Education-focused crowdfunding platform

CrowdFundEDU was a US-based private for-profit company founded in 2012 that provides a crowd funding website for education. People hold online fundraisers to get contributions for tuition, student loans, books and supplies, sports equipment, events and extracurricular activities. Student debt is recognized as a growing financial burden to young adults, but crowd funding brings an alternative to this form of lending and is considered by some to be one of the greatest financial creations of the digital age.

Students and educators can fundraise for all levels and types of education, not just college and university, but also vocational school, grades K-12 and for a career training seminar. People can fundraise for individual needs or for school fundraising. It has been described as the “Kickstarter for education”.

Many of the fundraisers on the site seems to be focused on college students hoping to raise funds to pay tuition or student loans, but there are also online K-12 school fundraisers, teachers raising funds for classroom expenses, as well as people crowdfunding for e-learning platforms and elementary-age children.

== Concept ==

CrowdFundEDU provides users with a platform to create a fundraising page, offer rewards for different contribution levels, and share their fundraiser through social media. There are many other crowd funding sites, but CrowdFundEDU is a niche site that focuses on education.

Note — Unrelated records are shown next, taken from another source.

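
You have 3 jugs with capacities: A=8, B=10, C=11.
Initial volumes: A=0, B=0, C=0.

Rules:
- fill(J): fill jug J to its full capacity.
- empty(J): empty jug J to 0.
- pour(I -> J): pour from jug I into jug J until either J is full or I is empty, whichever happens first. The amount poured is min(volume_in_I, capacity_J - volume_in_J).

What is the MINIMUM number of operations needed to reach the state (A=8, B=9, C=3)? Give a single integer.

Answer: 5

Derivation:
BFS from (A=0, B=0, C=0). One shortest path:
  1. fill(B) -> (A=0 B=10 C=0)
  2. pour(B -> C) -> (A=0 B=0 C=10)
  3. fill(B) -> (A=0 B=10 C=10)
  4. pour(B -> C) -> (A=0 B=9 C=11)
  5. pour(C -> A) -> (A=8 B=9 C=3)
Reached target in 5 moves.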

CrowdFundEDU seeks to broaden the scope of educational fundraising from the local community to the global population through the use of people's social networks of family, friends, co-workers and colleagues, who can help further spread the word through their own extended networks. Success in funding is largely contributed to the fact that it is easier for many contributors to donate a smaller quantity of money than for a single person to donate a large sum of money.

== Model ==

CrowdFundEDU has a flexible funding approach, which means that fundraisers receive the contributions whether or not their funding goal is reached by the deadline. CrowdFundEDU charges 5% to the fundraiser if the goal is reached and 9% if the goal is not reached.
. The difference in fees is to encourage fundraisers to set a realistic goal.

CrowdFundEDU is a preferred PayPal Partner and uses PayPal for all fundraising payment processing and transaction services.

== Categories ==

Fundraisers are categorized into the following categories: Student Debt, College/University Tuition, Trade School, Books & Supplies, Sports, Visual & Performing Arts, Extracurricular Activity, Event & Field Trip, Study Abroad, Certification, Seminar & Workshops, High School Fundraisers, Middle School Fundraisers and Elementary School Fundraisers.